Quote of the Day – Day Late and Dollar Short Edition

If I demanded you give up your television to an anonymous, itinerant repairman who needed work you’d think I was crazy; if I came with a policeman who forced you to pay that repairman even after he broke your set, you would be outraged. Why are you so docile when you give up your child to a government agent called a schoolteacher?

I want to open up concealed aspects of modern schooling such as the deterioration it forces in the morality of parenting. You have no say at all in choosing your teachers. You know nothing about their backgrounds or families. And the state knows little more than you do. This is as radical a piece of social engineering as the human imagination can conceive.

Before you hire a company to build a house, you would, I expect, insist on detailed plans showing what the finished structure was going to look like. Building a child’s mind and character is what public schools do, their justification for prematurely breaking family and neighborhood learning. Where is documentary evidence to prove this assumption that trained and certified professionals do it better than people who know and love them can? There isn’t any.

The cost in New York State for building a well-schooled child in the year 2000 is $200,000 per body when lost interest is calculated. That capital sum invested in the child’s name over the past twelve years would have delivered a million dollars to each kid as a nest egg to compensate for having no school. The original $200,000 is more than the average home in New York costs. You wouldn’t build a home without some idea what it would look like when finished, but you are compelled to let a corps of perfect strangers tinker with your child’s mind and personality without the foggiest idea what they want to do with it.

Law courts and legislatures have totally absolved school people from liability. You can sue a doctor for malpractice, not a schoolteacher. Every homebuilder is accountable to customers years after the home is built; not schoolteachers, though. You can’t sue a priest, minister, or rabbi either; that should be a clue.

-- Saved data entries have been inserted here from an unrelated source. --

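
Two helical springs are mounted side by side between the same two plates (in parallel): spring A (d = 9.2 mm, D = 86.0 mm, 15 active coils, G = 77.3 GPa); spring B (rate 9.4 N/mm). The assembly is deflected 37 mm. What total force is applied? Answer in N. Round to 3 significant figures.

616 N

k_A = Gd⁴/(8D³N_a) = (77.3×10³)(9.2⁴)/(8·86.0³·15) = 7.2553 N/mm
Parallel: k_eq = 7.2553 + 9.4 = 16.655 N/mm
F = k_eq·δ = 16.655·37 = 616.25 N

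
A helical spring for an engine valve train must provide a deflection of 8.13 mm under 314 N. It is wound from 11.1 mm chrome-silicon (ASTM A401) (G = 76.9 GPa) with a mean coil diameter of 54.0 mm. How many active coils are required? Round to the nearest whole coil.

Required rate k = F/δ = 314/8.13 = 38.622 N/mm
N_a = Gd⁴/(8D³k) = (76.9×10³ × 11.1⁴)/(8 × 54.0³ × 38.622)
    = 1.1674e+09 / 4.86531e+07 = 23.99 → 24 coils

24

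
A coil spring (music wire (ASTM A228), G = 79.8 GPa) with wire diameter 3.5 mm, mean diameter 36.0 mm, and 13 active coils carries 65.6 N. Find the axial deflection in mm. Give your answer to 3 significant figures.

k = Gd⁴/(8D³N_a) = (79.8×10³)(3.5⁴)/(8·36.0³·13) = 2.4679 N/mm
δ = F/k = 65.6 / 2.4679 = 26.581 mm

26.6 mm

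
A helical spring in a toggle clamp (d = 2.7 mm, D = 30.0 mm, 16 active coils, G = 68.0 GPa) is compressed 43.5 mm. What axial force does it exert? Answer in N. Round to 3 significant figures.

k = Gd⁴/(8D³N_a) = (68.0×10³)(2.7⁴)/(8·30.0³·16) = 1.0457 N/mm
F = k·δ = 1.0457 × 43.5 = 45.486 N

45.5 N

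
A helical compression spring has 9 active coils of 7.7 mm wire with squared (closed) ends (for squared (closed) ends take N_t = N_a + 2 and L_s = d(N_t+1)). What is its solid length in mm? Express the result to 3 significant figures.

squared (closed) ends: N_t = N_a + 2 = 9 + 2 = 11
L_s = d·(N_t+1) = 7.7 × 12 = 92.4 mm

92.4 mm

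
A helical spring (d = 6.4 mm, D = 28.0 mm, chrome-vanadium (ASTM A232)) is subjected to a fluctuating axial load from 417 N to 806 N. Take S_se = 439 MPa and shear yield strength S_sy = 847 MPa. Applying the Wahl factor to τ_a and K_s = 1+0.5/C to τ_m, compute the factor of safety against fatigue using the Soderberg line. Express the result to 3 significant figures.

C = D/d = 28.0/6.4 = 4.3750; K_W = (4C−1)/(4C−4)+0.615/C = 1.3628; K_s = 1+0.5/C = 1.1143
F_a = (F_max−F_min)/2 = 194.5 N; F_m = (F_max+F_min)/2 = 611.5 N
τ_a = K_W·8F_aD/(πd³) = 1.3628 × 52.903 = 72.095 MPa
τ_m = K_s·8F_mD/(πd³) = 1.1143 × 166.32 = 185.33 MPa
Soderberg: 1/n_f = τ_a/S_se + τ_m/S_sy = 72.095/439 + 185.33/847 = 0.16423 + 0.21881 = 0.38304
n_f = 1/0.38304 = 2.611

2.61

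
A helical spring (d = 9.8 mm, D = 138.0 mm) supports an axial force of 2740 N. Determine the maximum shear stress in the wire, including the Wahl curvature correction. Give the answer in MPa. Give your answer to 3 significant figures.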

If you can’t be guaranteed even minimal results by these institutions, not even physical safety; if you can’t be guaranteed anything except that you’ll be arrested if you fail to surrender your kid, just what does the public in public schools mean?

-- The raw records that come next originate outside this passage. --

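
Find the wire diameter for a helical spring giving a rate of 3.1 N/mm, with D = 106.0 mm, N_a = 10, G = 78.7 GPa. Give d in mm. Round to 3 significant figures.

d = (8D³N_a·k / G)^(1/4) = (8·106.0³·10·3.1 / (78.7×10³))^0.25
  = (3753.1)^0.25 = 7.8271 mm

7.83 mm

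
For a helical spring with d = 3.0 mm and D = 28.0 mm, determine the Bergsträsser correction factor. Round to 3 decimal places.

1.146

C = D/d = 28.0/3.0 = 9.3333
K_B = (4C+2)/(4C−3) = 39.333/34.333 = 1.1456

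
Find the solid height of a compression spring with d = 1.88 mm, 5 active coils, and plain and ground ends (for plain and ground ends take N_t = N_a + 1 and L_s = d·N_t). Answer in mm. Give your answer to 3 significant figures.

plain and ground ends: N_t = N_a + 1 = 5 + 1 = 6
L_s = d·N_t = 1.88 × 6 = 11.28 mm

11.3 mm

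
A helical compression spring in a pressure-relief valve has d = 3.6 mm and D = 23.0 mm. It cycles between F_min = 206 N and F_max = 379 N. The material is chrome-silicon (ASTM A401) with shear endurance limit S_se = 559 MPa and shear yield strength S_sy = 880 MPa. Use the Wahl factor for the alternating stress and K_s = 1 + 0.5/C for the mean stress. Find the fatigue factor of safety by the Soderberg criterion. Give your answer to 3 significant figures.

C = D/d = 23.0/3.6 = 6.3889; K_W = (4C−1)/(4C−4)+0.615/C = 1.2354; K_s = 1+0.5/C = 1.0783
F_a = (F_max−F_min)/2 = 86.5 N; F_m = (F_max+F_min)/2 = 292.5 N
τ_a = K_W·8F_aD/(πd³) = 1.2354 × 108.59 = 134.15 MPa
τ_m = K_s·8F_mD/(πd³) = 1.0783 × 367.19 = 395.92 MPa
Soderberg: 1/n_f = τ_a/S_se + τ_m/S_sy = 134.15/559 + 395.92/880 = 0.23999 + 0.44991 = 0.6899
n_f = 1/0.6899 = 1.449

1.45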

What exactly is public about public schools? That’s a question to take seriously. If schools were public as libraries, parks, and swimming pools are public, as highways and sidewalks are public, then the public would be satisfied with them most of the time. Instead, a situation of constant dissatisfaction has spanned many decades. Only in Orwell’s Newspeak, as perfected by legendary spin doctors of the twentieth century such as Ed Bernays or Ivy Lee or great advertising combines, is there anything public about public schools.

— John Taylor Gatto, The Underground History of American Education

I’m looking forward to reading all of this.